On 05/22/2017 11:04 AM, Alex wrote:
3. Now the hard stuff comes. I want to templatize my delegate.
struct A(alias dg)
{
     auto fun(T, U...)(T t, U u)
     {
         return dg!(T, U)(t, u);
     }
}

struct C
{
     A!dlgptr a;

     /* static? */ template dlgptr(T, U...)
     {
         /* static? */ void delegate(T, U) dlgptr;
     }

     this(???)
     {
         ???
     }

     void fun(T, U...)(T t, U args)
     {
         dlgptr!(T, U)(t, args);
     }
}

void main()
{
     auto dlg(T, U...)(T t, U u)
     {
         import std.stdio;
         writeln(t, " ", u);
     }

     auto c = C(???);
c.fun(5, "a"); // exception, obviously, as C is not initialized properly

     A!dlg a;
a.fun(5, "a"); //Error: function test92.A!(dlg).A.fun!(int, string).fun cannot get frame pointer to test92.main.dlg!(int, string).dlg
}

Here, nothing works any more... I have no idea, what to pass to the struct C, as a template is not an lvalue.

Not only is a template not an lvalue, it's not any kind of value at all. It doesn't have a type. You can't have a variable holding a template. You can't pass it as an argument.

But a template is a symbol. You can pass it in an alias parameter. So to pass dlg to C, you have to make C a template with an alias parameter, like A is.

But even the direct initialization of A doesn't work...
`A!dlg a;` works. Calling `fun` doesn't.

A.fun instantiates dlg, resulting in a delegate that should be able to access main's stuff. But it's not guaranteed that main is active when A.fun is called. You could have returned `a` from main before calling fun. For an actual delegate, a closure would be made in that case. But dlg isn't a delegate, it's a template. I guess it's not possible (or not feasible, or not implemented) to create a closure a template like this.

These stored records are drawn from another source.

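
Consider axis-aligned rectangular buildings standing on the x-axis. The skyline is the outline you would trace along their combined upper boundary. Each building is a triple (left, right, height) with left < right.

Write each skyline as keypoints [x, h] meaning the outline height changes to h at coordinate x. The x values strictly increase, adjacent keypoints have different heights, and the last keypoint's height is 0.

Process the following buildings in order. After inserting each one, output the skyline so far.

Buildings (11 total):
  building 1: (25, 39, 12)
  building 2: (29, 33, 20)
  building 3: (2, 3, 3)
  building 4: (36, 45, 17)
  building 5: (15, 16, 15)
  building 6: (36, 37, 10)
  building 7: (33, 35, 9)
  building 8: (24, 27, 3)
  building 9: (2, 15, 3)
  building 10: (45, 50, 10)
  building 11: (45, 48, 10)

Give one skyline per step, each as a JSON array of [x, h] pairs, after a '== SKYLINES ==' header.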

If you don't actually need dlg to access main's stuff, you can make it static. It's a function then and the delegate weirdness doesn't apply.

For another approach to your problem, maybe have a look at run-time variadic arguments:

https://dlang.org/spec/function.html#d_style_variadic_functions

With that kind of variadics, you're not dealing with a template. A (run-time) variadic delegate is an actual delegate, i.e. a value that can be passed around. But the variadic stuff is a bit weird to use, and probably affects performance.